Si on cherche une image de la situation réelle de notre pays (mais qui a son pendant ailleurs), profondément fragmentée, une excellente lecture est celle du dernier livre de Jérome Fourquet (La France sous nos yeux, après L’Archipel français). Il met en évidence un double mouvement : de prédominance de la consommation et des services, et de fragmentation des préférences. Ce qui débouche sur une destruction des éléments de communauté à différents niveaux : la consommation est en effet chose individuelle.
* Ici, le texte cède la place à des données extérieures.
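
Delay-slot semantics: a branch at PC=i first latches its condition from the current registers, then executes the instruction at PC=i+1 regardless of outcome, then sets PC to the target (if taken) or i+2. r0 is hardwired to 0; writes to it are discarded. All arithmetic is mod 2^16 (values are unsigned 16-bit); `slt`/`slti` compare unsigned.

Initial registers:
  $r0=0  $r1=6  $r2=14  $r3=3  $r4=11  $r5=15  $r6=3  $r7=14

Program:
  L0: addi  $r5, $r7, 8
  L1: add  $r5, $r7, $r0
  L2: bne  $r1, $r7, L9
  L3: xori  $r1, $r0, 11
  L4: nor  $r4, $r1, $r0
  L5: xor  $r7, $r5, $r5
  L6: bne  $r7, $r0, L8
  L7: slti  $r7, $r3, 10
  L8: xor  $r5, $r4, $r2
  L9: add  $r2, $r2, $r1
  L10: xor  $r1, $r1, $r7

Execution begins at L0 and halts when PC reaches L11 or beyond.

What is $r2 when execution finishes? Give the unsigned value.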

Même si elle débouche sur des mouvements grégaires, car une foule n’est pas une communauté.

Dans un tel contexte, traditions et communautés peuvent subsister ; mais c’est avec un statut différent : sans créer un effet d’ensemble, en tout cas durable, ce ne sont plus que des options particulières. Même lorsque un système ou une habitude se répandent : le port de jeans par exemple est source d’uniformité mais pas d’identification (contrairement d’ailleurs à ses débuts dans les années 60).

Qu’est-ce que cela signifie pour les différents moyens d’agrégation sociale des volontés ? Le premier effet est logiquement un avantage donné au marché. Sur le marché, je choisis ce que je veux et comme je veux – dans la gamme offerte mais qui est large, et évidemment sous réserve du prix. Le marché permet de traiter l’individualisme, ou de s’en accommoder, car chacun agit seul et obtient un certain résultat. Certes il a des effets collectifs par agrégation, mais cela laisse une marge importante d’autonomie.

Une telle évolution peut aussi et accessoirement jouer en faveur de l’associatif, lui aussi décentralisé et volontaire. Mais en réalité cela favorise plutôt les mouvements collectifs spontanés et peu durables – car l’associatif pour vraiment fonctionner suppose l’engagement, lequel implique une restriction à l’individualisme.

Le dilemme du politique

En revanche la décision publique, qui en définitive s’impose à tous et repose donc sur une forme de coercition, va directement contre cet sorte d’individualisme. Elle ne peut satisfaire que partiellement les désirs individuels pris isolément. Et donc logiquement par ce côté elle laisse insatisfait. C’est a fortiori le cas s’il y a divergence entre les personnes sur leur vision du monde. Et plus encore si on s’identifie avec un groupe minoritaire ou s’il y a polarisation ethnique.

S’y ajoute la pratique croissante du picorage au niveau des idées et ‘valeurs’ et de leur juxtaposition incohérente. Ou des effets de mode, qui rassemblent un temps mais ne sont pas durables. Sur de telles bases, on ne peut rien définir qui soit commun, et donc au niveau de l’idée de communauté. Or la décision politique s’applique à tous et suppose donc cet élément de communauté ; sinon elle apparaît arbitraire à une majorité de gens. Certes, on a en contrepoids la tendance humaine à l’agrégation et même au respect de l’autorité (ou du pouvoir). Mais elle est bien plus faible dans un contexte individualiste.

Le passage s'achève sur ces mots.